CULTURAS MONITORADAS

Clima do Brasil em Outubro

         O mês de outubro apresentou um aumento no volume de chuvas em praticamente todo o território nacional (Figura 1), contribuindo para a elevação do volume de água nos solos do país (Figura 2), com evidente favorecimento a atividade agropecuária. A primavera também trouxe o calor, e a temperaturas máximas oscilaram na casa dos 30°C em Mato Grosso e Goiás (Figura 3), enquanto que as mínimas mantiveram entre 16 e 18°C em São Paulo e no Paraná (Figura 4).

O tempo e a agricultura brasileira

            O bom volume de chuva e alta umidade do solo favoreceram a semeadura do milho primeira safra (verão) que atingiu mais de 90% na região sul, e mais da metade da área projetada para este ano na região centro-sul.O calor e a disponibilidade de água favorecem a germinação das sementes, o que aponta para uma perspectiva de uma boa safra.
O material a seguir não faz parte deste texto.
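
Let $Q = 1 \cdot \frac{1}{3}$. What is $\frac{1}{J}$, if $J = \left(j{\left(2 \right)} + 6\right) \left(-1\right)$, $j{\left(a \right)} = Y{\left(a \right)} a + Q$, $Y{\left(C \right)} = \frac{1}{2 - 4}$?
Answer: $- \frac{3}{16} \approx -0.1875$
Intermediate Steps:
$Y{\left(C \right)} = - \frac{1}{2}$ ($Y{\left(C \right)} = \frac{1}{-2} = - \frac{1}{2}$)
$Q = \frac{1}{3}$ ($Q = 1 \cdot \frac{1}{3} = \frac{1}{3} \approx 0.33333$)
$j{\left(a \right)} = \frac{1}{3} - \frac{a}{2}$ ($j{\left(a \right)} = - \frac{a}{2} + \frac{1}{3} = \frac{1}{3} - \frac{a}{2}$)
$J = - \frac{16}{3}$ ($J = \left(\left(\frac{1}{3} - 1\right) + 6\right) \left(-1\right) = \left(- \frac{2}{3} + 6\right) \left(-1\right) = \frac{16}{3} \left(-1\right) = - \frac{16}{3} \approx -5.3333$)
$\frac{1}{J} = \frac{1}{- \frac{16}{3}} = - \frac{3}{16}$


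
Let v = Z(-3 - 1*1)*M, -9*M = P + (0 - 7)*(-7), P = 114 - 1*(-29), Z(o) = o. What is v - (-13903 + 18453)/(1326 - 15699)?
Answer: 1231046/14373 ≈ 85.650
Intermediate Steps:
P = 143 (P = 114 + 29 = 143)
M = -64/3 (M = -(143 + (0 - 7)*(-7))/9 = -(143 - 7*(-7))/9 = -(143 + 49)/9 = -⅑*192 = -64/3 ≈ -21.333)
v = 256/3 (v = (-3 - 1*1)*(-64/3) = (-3 - 1)*(-64/3) = -4*(-64/3) = 256/3 ≈ 85.333)
v - (-13903 + 18453)/(1326 - 15699) = 256/3 - (-13903 + 18453)/(1326 - 15699) = 256/3 - 4550/(-14373) = 256/3 - 4550*(-1)/14373 = 256/3 - 1*(-4550/14373) = 256/3 + 4550/14373 = 1231046/14373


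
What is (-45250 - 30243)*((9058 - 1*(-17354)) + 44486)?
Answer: -5352302714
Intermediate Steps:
(-45250 - 30243)*((9058 - 1*(-17354)) + 44486) = -75493*((9058 + 17354) + 44486) = -75493*(26412 + 44486) = -75493*70898 = -5352302714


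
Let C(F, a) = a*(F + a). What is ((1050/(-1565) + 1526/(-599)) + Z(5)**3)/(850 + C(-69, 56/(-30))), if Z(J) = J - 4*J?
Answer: -142508711925/41437251818 ≈ -3.4391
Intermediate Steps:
Z(J) = -3*J
((1050/(-1565) + 1526/(-599)) + Z(5)**3)/(850 + C(-69, 56/(-30))) = ((1050/(-1565) + 1526/(-599)) + (-3*5)**3)/(850 + (56/(-30))*(-69 + 56/(-30))) = ((1050*(-1/1565) + 1526*(-1/599)) + (-15)**3)/(850 + (56*(-1/30))*(-69 + 56*(-1/30))) = ((-210/313 - 1526/599) - 3375)/(850 - 28*(-69 - 28/15)/15) = (-603428/187487 - 3375)/(850 - 28/15*(-1063/15)) = -633372053/(187487*(850 + 29764/225)) = -633372053/(187487*221014/225) = -633372053/187487*225/221014 = -142508711925/41437251818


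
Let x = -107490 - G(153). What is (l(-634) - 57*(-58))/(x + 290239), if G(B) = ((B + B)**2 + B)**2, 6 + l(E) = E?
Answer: -1333/4398096886 ≈ -3.0309e-7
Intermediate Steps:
l(E) = -6 + E
G(B) = (B + 4*B**2)**2 (G(B) = ((2*B)**2 + B)**2 = (4*B**2 + B)**2 = (B + 4*B**2)**2)
x = -8796484011 (x = -107490 - 153**2*(1 + 4*153)**2 = -107490 - 23409*(1 + 612)**2 = -107490 - 23409*613**2 = -107490 - 23409*375769 = -107490 - 1*8796376521 = -107490 - 8796376521 = -8796484011)
(l(-634) - 57*(-58))/(x + 290239) = ((-6 - 634) - 57*(-58))/(-8796484011 + 290239) = (-640 + 3306)/(-8796193772) = 2666*(-1/8796193772) = -1333/4398096886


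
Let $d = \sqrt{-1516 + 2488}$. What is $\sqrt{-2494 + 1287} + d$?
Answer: $18 \sqrt{3} + i \sqrt{1207} \approx 31.177 + 34.742 i$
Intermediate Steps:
$d = 18 \sqrt{3}$ ($d = \sqrt{972} = 18 \sqrt{3} \approx 31.177$)
$\sqrt{-2494 + 1287} + d = \sqrt{-2494 + 1287} + 18 \sqrt{3} = \sqrt{-1207} + 18 \sqrt{3} = i \sqrt{1207} + 18 \sqrt{3} = 18 \sqrt{3} + i \sqrt{1207}$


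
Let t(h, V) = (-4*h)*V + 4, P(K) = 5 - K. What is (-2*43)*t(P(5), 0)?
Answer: -344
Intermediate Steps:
t(h, V) = 4 - 4*V*h (t(h, V) = -4*V*h + 4 = 4 - 4*V*h)
(-2*43)*t(P(5), 0) = (-2*43)*(4 - 4*0*(5 - 1*5)) = -86*(4 - 4*0*(5 - 5)) = -86*(4 - 4*0*0) = -86*(4 + 0) = -86*4 = -344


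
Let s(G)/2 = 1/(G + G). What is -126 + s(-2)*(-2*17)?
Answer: -109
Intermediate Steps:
s(G) = 1/G (s(G) = 2/(G + G) = 2/((2*G)) = 2*(1/(2*G)) = 1/G)
-126 + s(-2)*(-2*17) = -126 + (-2*17)/(-2) = -126 - ½*(-34) = -126 + 17 = -109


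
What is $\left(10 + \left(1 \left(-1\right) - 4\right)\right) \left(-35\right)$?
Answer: $-175$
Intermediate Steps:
$\left(10 + \left(1 \left(-1\right) - 4\right)\right) \left(-35\right) = \left(10 - 5\right) \left(-35\right) = 5 \left(-35\right) = -175$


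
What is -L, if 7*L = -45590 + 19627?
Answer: 3709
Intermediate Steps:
L = -3709 (L = (-45590 + 19627)/7 = (⅐)*(-25963) = -3709)
-L = -1*(-3709) = 3709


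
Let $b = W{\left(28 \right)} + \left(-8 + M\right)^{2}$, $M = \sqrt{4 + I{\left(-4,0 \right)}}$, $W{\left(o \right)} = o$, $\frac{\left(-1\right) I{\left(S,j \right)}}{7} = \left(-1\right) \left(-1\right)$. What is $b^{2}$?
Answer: $7153 - 2848 i \sqrt{3} \approx 7153.0 - 4932.9 i$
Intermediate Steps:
$I{\left(S,j \right)} = -7$ ($I{\left(S,j \right)} = - 7 \left(\left(-1\right) \left(-1\right)\right) = \left(-7\right) 1 = -7$)
$M = i \sqrt{3}$ ($M = \sqrt{4 - 7} = \sqrt{-3} = i \sqrt{3} \approx 1.732 i$)
$b = 28 + \left(-8 + i \sqrt{3}\right)^{2} \approx 89.0 - 27.713 i$
$b^{2} = \left(89 - 16 i \sqrt{3}\right)^{2}$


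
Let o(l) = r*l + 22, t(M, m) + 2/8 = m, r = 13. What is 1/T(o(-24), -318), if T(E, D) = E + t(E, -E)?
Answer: -4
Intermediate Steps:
t(M, m) = -¼ + m
o(l) = 22 + 13*l (o(l) = 13*l + 22 = 22 + 13*l)
T(E, D) = -¼ (T(E, D) = E + (-¼ - E) = -¼)
1/T(o(-24), -318) = 1/(-¼) = -4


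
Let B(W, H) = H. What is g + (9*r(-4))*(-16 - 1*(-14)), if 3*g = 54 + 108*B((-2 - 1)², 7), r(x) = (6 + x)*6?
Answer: 54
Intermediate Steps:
r(x) = 36 + 6*x
g = 270 (g = (54 + 108*7)/3 = (54 + 756)/3 = (⅓)*810 = 270)
g + (9*r(-4))*(-16 - 1*(-14)) = 270 + (9*(36 + 6*(-4)))*(-16 - 1*(-14)) = 270 + (9*(36 - 24))*(-16 + 14) = 270 + (9*12)*(-2) = 270 + 108*(-2) = 270 - 216 = 54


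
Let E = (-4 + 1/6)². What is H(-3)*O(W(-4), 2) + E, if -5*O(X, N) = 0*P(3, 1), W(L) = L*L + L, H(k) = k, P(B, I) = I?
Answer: 529/36 ≈ 14.694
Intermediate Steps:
W(L) = L + L² (W(L) = L² + L = L + L²)
O(X, N) = 0 (O(X, N) = -0 = -⅕*0 = 0)
E = 529/36 (E = (-4 + ⅙)² = (-23/6)² = 529/36 ≈ 14.694)
H(-3)*O(W(-4), 2) + E = -3*0 + 529/36 = 0 + 529/36 = 529/36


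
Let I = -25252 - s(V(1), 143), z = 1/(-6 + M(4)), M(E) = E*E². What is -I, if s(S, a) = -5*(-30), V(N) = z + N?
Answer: 25402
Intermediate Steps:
M(E) = E³
z = 1/58 (z = 1/(-6 + 4³) = 1/(-6 + 64) = 1/58 ≈ 0.017241)
V(N) = 1/58 + N
s(S, a) = 150
I = -25402 (I = -25252 - 1*150 = -25252 - 150 = -25402)
-I = -1*(-25402) = 25402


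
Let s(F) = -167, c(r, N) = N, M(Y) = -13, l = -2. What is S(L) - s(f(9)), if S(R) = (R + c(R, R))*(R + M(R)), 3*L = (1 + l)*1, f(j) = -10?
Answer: 1583/9 ≈ 175.89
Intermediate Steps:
L = -⅓ (L = ((1 - 2)*1)/3 = (-1*1)/3 = (⅓)*(-1) = -⅓ ≈ -0.33333)
S(R) = 2*R*(-13 + R) (S(R) = (R + R)*(R - 13) = (2*R)*(-13 + R) = 2*R*(-13 + R))
S(L) - s(f(9)) = 2*(-⅓)*(-13 - ⅓) - 1*(-167) = 2*(-⅓)*(-40/3) + 167 = 80/9 + 167 = 1583/9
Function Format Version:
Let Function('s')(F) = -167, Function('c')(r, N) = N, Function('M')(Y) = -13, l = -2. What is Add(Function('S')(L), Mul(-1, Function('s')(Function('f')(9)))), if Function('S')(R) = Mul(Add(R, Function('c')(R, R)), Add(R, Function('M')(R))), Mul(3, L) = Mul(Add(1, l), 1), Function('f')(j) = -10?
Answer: Rational(1583, 9) ≈ 175.89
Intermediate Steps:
L = Rational(-1, 3) (L = Mul(Rational(1, 3), Mul(Add(1, -2), 1)) = Mul(Rational(1, 3), Mul(-1, 1)) = Mul(Rational(1, 3), -1) = Rational(-1, 3) ≈ -0.33333)
Function('S')(R) = Mul(2, R, Add(-13, R)) (Function('S')(R) = Mul(Add(R, R), Add(R, -13)) = Mul(Mul(2, R), Add(-13, R)) = Mul(2, R, Add(-13, R)))
Add(Function('S')(L), Mul(-1, Function('s')(Function('f')(9)))) = Add(Mul(2, Rational(-1, 3), Add(-13, Rational(-1, 3))), Mul(-1, -167)) = Add(Mul(2, Rational(-1, 3), Rational(-40, 3)), 167) = Add(Rational(80, 9), 167) = Rational(1583, 9)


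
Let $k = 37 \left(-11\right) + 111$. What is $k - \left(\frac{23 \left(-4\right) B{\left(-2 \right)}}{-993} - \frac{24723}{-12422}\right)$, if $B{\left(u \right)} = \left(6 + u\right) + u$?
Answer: $- \frac{3678009203}{12335046} \approx -298.18$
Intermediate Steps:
$B{\left(u \right)} = 6 + 2 u$
$k = -296$ ($k = -407 + 111 = -296$)
$k - \left(\frac{23 \left(-4\right) B{\left(-2 \right)}}{-993} - \frac{24723}{-12422}\right) = -296 - \left(\frac{23 \left(-4\right) \left(6 + 2 \left(-2\right)\right)}{-993} - \frac{24723}{-12422}\right) = -296 - \left(- 92 \left(6 - 4\right) \left(- \frac{1}{993}\right) - - \frac{24723}{12422}\right) = -296 - \left(\left(-92\right) 2 \left(- \frac{1}{993}\right) + \frac{24723}{12422}\right) = -296 - \left(\left(-184\right) \left(- \frac{1}{993}\right) + \frac{24723}{12422}\right) = -296 - \left(\frac{184}{993} + \frac{24723}{12422}\right) = -296 - \frac{26835587}{12335046} = - \frac{3678009203}{12335046}$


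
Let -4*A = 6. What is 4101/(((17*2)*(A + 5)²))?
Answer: 8202/833 ≈ 9.8463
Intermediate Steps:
A = -3/2 (A = -¼*6 = -3/2 ≈ -1.5000)
4101/(((17*2)*(A + 5)²)) = 4101/(((17*2)*(-3/2 + 5)²)) = 4101/((34*(7/2)²)) = 4101/((34*(49/4))) = 4101/(833/2) = 4101*(2/833) = 8202/833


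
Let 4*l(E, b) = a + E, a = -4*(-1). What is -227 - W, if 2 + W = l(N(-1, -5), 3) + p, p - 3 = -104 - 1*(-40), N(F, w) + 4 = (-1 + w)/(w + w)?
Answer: -3283/20 ≈ -164.15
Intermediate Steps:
a = 4
N(F, w) = -4 + (-1 + w)/(2*w) (N(F, w) = -4 + (-1 + w)/(w + w) = -4 + (-1 + w)/((2*w)) = -4 + (-1 + w)*(1/(2*w)) = -4 + (-1 + w)/(2*w))
p = -61 (p = 3 + (-104 - 1*(-40)) = 3 + (-104 + 40) = 3 - 64 = -61)
l(E, b) = 1 + E/4 (l(E, b) = (4 + E)/4 = 1 + E/4)
W = -1257/20 (W = -2 + ((1 + ((1/2)*(-1 - 7*(-5))/(-5))/4) - 61) = -2 + ((1 + ((1/2)*(-1/5)*(-1 + 35))/4) - 61) = -2 + ((1 + ((1/2)*(-1/5)*34)/4) - 61) = -2 + ((1 + (1/4)*(-17/5)) - 61) = -2 + ((1 - 17/20) - 61) = -2 + (3/20 - 61) = -2 - 1217/20 = -1257/20 ≈ -62.850)
-227 - W = -227 - 1*(-1257/20) = -227 + 1257/20 = -3283/20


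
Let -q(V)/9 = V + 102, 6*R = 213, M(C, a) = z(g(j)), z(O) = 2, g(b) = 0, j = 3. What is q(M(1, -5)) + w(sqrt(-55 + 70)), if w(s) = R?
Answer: -1801/2 ≈ -900.50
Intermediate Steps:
M(C, a) = 2
R = 71/2 (R = (1/6)*213 = 71/2 ≈ 35.500)
q(V) = -918 - 9*V (q(V) = -9*(V + 102) = -9*(102 + V) = -918 - 9*V)
w(s) = 71/2
q(M(1, -5)) + w(sqrt(-55 + 70)) = (-918 - 9*2) + 71/2 = (-918 - 18) + 71/2 = -936 + 71/2 = -1801/2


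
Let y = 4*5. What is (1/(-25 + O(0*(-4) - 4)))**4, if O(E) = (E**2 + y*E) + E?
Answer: 1/74805201 ≈ 1.3368e-8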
            A chuva contínua, por sua vez, dificultou a semeadura da soja no Paraná, bem como para a colheita das lavouras de trigo mais atrasadas. No Rio Grande de Sul, observou-se atraso na semeadura do arroz por causa da chuva que impedem a utilização de maquinário. Essa situação pode vir a comprometer a produtividade das lavouras da região por conta do atraso na semeadura.

A semeadura da soja no Mato Grosso apresenta melhor ritmo já registrado na história do país, que podem indicar maiores colheitas em janeiro e possibilidade de semeadura do milho safrinha em períodos mais adequados no próximo ano. porém, a distribuição espacial das chuvas no estado é bastante irregular e há grande diferenças em termos agrometeorológicos para o desenvolvimento inicial das lavouras de soja. Nas regiões do MT, onde os níveis de umidade do solo estão satisfatórios, a semeadura da soja e o desenvolvimento das lavouras estão sendo beneficiados.

A regularização do regime de chuvas promove uma boa condição para o desenvolvimento das lavouras de café do Espírito Santo e Paraná e laranja em São Paulo.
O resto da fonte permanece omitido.